Lorsque des gouvernements s'entendent sur une grande cause à poursuivre en commun, nous avons droit à une "journée mondiale". Le 31 mai, l'Organisation Mondiale de la Santé nous invite à célébrer la journée mondiale sans tabac. On aurait tort de penser que la lutte ne dure qu'un jour car il s'agit pour l'OMS et les 57 États ayant ratifié sous son égide la convention-cadre pour la lutte antitabac, de faire évoluer les législations vers plus de contrôle. On doit donc s'attendre à de nouvelles hausses des taxes sur le tabac et de nouvelles restrictions sur la publicité et l'usage de la substance honnie. En France, la dernière proposition allant dans ce sens concerne rien moins que l'interdiction de la vente de cigarettes en chocolat, parce qu'elles auraient le défaut fatal de préparer les enfants à devenir fumeurs. L'État ne rigole pas avec le tabac.
L'OMS justifie ainsi les politiques restrictives: le tabac tue 5 millions d'adultes par an et met en danger la pérennité des systèmes de santé publique. A première vue, la cause à défendre semble claire et le consensus innocent. En réalité, l'action et le discours manquent de cohérence et laissent perplexes quant aux motivations et à l'efficacité de ces politiques. Si les gouvernements veulent se préoccuper de santé avant tout, pourquoi ne commencent-ils pas par abroger les politiques favorisant l'exposition de leurs sujets aux dangers du tabac ?
Par exemple, la prohibition des produits connus sous le nom de "tabac sans fumée" dans l'Union européenne, a vraisemblablement pour conséquence de gonfler la demande de tabac à fumer. Or, de plus en plus de médecins considèrent que les maladies graves liées au tabac ne sont pas tant causées par la nicotine que par les produits toxiques inhalés en fumant. L'accès légalisé à de tels produits permettrait aux fumeurs échouant dans leurs tentatives d'arrêter la nicotine, de se mettre à l'abri des dangers de la fumée. Et bien sûr, les systèmes de santé publique en seraient d'autant moins mis à mal. Ce qui est troublant dans ce cas, c'est que l'OMS, tout en reconnaissant les avantages de produits sans fumée(1) , considère que la lutte antitabac concerne tous les produits à base de tabac, à fumer, à sucer, à mâcher ou à chiquer(2) . Si les gouvernements sont pressés de faire monter les taxes sur les cigarettes, la libéralisation du "tabac sans fumée" ne semble pas faire partie de l'agenda.

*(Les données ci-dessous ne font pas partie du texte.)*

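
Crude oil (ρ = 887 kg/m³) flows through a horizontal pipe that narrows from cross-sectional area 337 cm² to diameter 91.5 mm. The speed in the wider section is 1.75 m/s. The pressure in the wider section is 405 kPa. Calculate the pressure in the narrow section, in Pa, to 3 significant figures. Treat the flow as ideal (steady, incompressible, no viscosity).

The volume flow rate is constant, so v₂ = (A₁/A₂)v₁ = (337/65.8)·1.75 = 8.97 m/s.
Bernoulli (h₁ = h₂): P₁ − P₂ = ½ρ(v₂² − v₁²).
P₂ = P₁ − ½ρ(v₂² − v₁²) = 405000 − ½·887·(8.97² − 1.75²) = 405000 − 34300 = 371000 Pa.

P₂ ≈ 371000 Pa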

Par ailleurs, les contribuables ou cotisants obligatoires aux systèmes de santé publique, sont obligés de supporter les conséquences financières des risques pris par les fumeurs. Les dépenses publiques finançant les soins des fumeurs malades constituent tout simplement des subventions à leur mode de vie. Dans ces conditions, on a moins de raisons d'arrêter de fumer ou de ne pas commencer. Du coup, cette pratique est plus répandue qu'autrement. Revenir sur ces subventions impliquerait un retour vers la responsabilité, moins de fumée et plus de liberté, en parfaite opposition avec les politiques de contrôle du tabac. Et les budgets de santé publique ne seraient plus grevés par des problèmes de fumeurs redevenus leur affaire privée (pour ceux qui resteraient fumeurs malgré la fin des subventions).

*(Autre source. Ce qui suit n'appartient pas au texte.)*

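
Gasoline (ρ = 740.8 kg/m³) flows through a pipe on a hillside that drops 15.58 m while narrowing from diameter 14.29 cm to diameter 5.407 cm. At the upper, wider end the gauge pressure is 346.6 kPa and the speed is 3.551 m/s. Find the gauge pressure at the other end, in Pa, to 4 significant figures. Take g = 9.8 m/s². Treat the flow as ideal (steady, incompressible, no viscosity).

P₂ = 236500 Pa

The volume flow rate is constant, so v₂ = (A₁/A₂)v₁ = (160.4/22.96)·3.551 = 24.80 m/s.
Energy conservation along the streamline gives P₂ = P₁ − ½ρ(v₂² − v₁²) − ρg(h₂ − h₁).
P₂ = 346600 + ½·740.8·(3.551² − 24.80²) − 740.8·9.8·(−15.58) = 346600 + (-223200) − (-113100) = 236500 Pa.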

Cette proposition peut susciter un certain scepticisme. Pourtant, sa logique n’est pas différente de celle qui sous-tend l’idée moins controversée qu’il est possible de diminuer les ventes de cigarettes en augmentant leurs prix. La subvention revient pour le fumeur à une baisse de prix, un facteur orientant à la hausse sa consommation. Si tout le monde s'accorde à dire avec l'OMS que la hausse des prix du tabac permet d'en diminuer la consommation, tout le monde devrait s'accorder à dire que la baisse d'une subvention est un facteur orientant à la baisse sa consommation.
Ces moyens non-autoritaires de voir la consommation de tabac diminuer relativement, ne semblent pas être envisagés par les gouvernements signataires du traité antitabac. On peut alors se demander si d’autres objectifs n’interfèrent pas avec le but affiché. La journée antitabac ne serait-elle qu’un écran de fumée ?
(1) Cf. The WHO European Strategy for S moking Cessation Policy, page 25.
(2) Cf. WHO Framework Convention on Tobacco Control, page 10.